Баба Вера покачивалась на своем табурете, зажав ладонью рот, как будто пыталась удержать – стон, крик, вой, почти беззвучным шелестом все равно рвущийся сквозь пальцы:

– Выписывают… Выписывают умирать… Да что же это… Что… Деточка…

Увидев на пороге палаты Ритку, баба Вера осеклась. Застыла. И они так смотрели друг на друга – несколько секунд. Баба Вера – с ладонью, запечатавшей рот, и дрожащими слезами в глазах; и бледнеющая Ритка.

Это неправда, подумала Ритка. Неправда. Увидела мамино лицо – испуганное, худое. Отшатнулась, отступила в коридор. Назад. Не слышать. Не знать. Скользить по коридору легкой птицей, с сеткой ярких крутобоких яблок…

– Рита! Дочка!

Ритка бросилась бежать. Сетка с яблоками мешалась, больно лупила по ногам. Выпустить ее из рук Ритка так и не догадалась.


Бабушка Вера, с молоденькой медсестрой в хрустком белоснежном халатике, нашли Ритку возле пожарной лестницы. В углу, среди рассыпавшихся яблок.

– Пойдем, деточка, – позвала баба Вера, шумно дыша и протягивая Ритке вздрагивающую ладонь.
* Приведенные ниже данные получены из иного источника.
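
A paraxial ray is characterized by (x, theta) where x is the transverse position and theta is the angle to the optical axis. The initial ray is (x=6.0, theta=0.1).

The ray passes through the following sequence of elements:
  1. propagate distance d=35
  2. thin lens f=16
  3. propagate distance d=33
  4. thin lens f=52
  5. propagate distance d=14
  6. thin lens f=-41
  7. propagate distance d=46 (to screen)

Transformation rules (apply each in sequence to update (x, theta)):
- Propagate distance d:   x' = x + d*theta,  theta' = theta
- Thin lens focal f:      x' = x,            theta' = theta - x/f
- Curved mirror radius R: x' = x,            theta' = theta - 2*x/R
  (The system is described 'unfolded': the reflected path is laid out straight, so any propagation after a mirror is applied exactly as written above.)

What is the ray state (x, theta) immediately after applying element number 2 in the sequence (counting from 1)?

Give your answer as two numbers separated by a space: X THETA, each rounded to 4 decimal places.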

Ритка отчаянно замотала головой.

– Не расстраивай маму… Сейчас.

Ритка неуверенно уцепилась за бабушкину руку, покачнулась. И, всхлипнув, уткнулась в бабы Верино пухлое плечо, затянутое в колючую шерстяную кофту. Хрустнуло под ногой раздавленное яблоко.

– Поплачь, деточка. Все равно бы узнала. Теперь уж ничего больше не сделаешь… Поплачь…

Этот день так навсегда и запомнился Ритке – запахом больницы, яблок и душной бабы Вериной кофты…

* * *

…Запах хищников и опилок. Запах опасности. И липкого страха невидимых любопытных зрителей, в ожидании замерших где-то там, наверху, за границей яркого света, заливающего арену. «Не люблю цирк», – невесть к чему, подумала Ритка: «Просто терпеть не могу…»

…Девочка, тигры и щенок. А вместо арены – развалины городской свалки, утопленные в теплом ленивом мареве сентябрьского дня. Свалки, на которую вряд ли кто зайдет в это время. Даже если девочка будет очень громко звать на помощь.


– Пожалуйста, – попросила Ритка, с бессильным отчаянием наблюдая, как по конопатому и круглому, как блин, лицу ее рыжеволосого собеседника расползается издевательская усмешка.

– Я что-то ей обещал? – с искренним изумлением поинтересовался он – вполоборота к давящимся от смеха за его спиной приятелям. Так, чтобы не упустить из виду тот увлекательный миг, когда напряженное девчонкино лицо сморщится от слез.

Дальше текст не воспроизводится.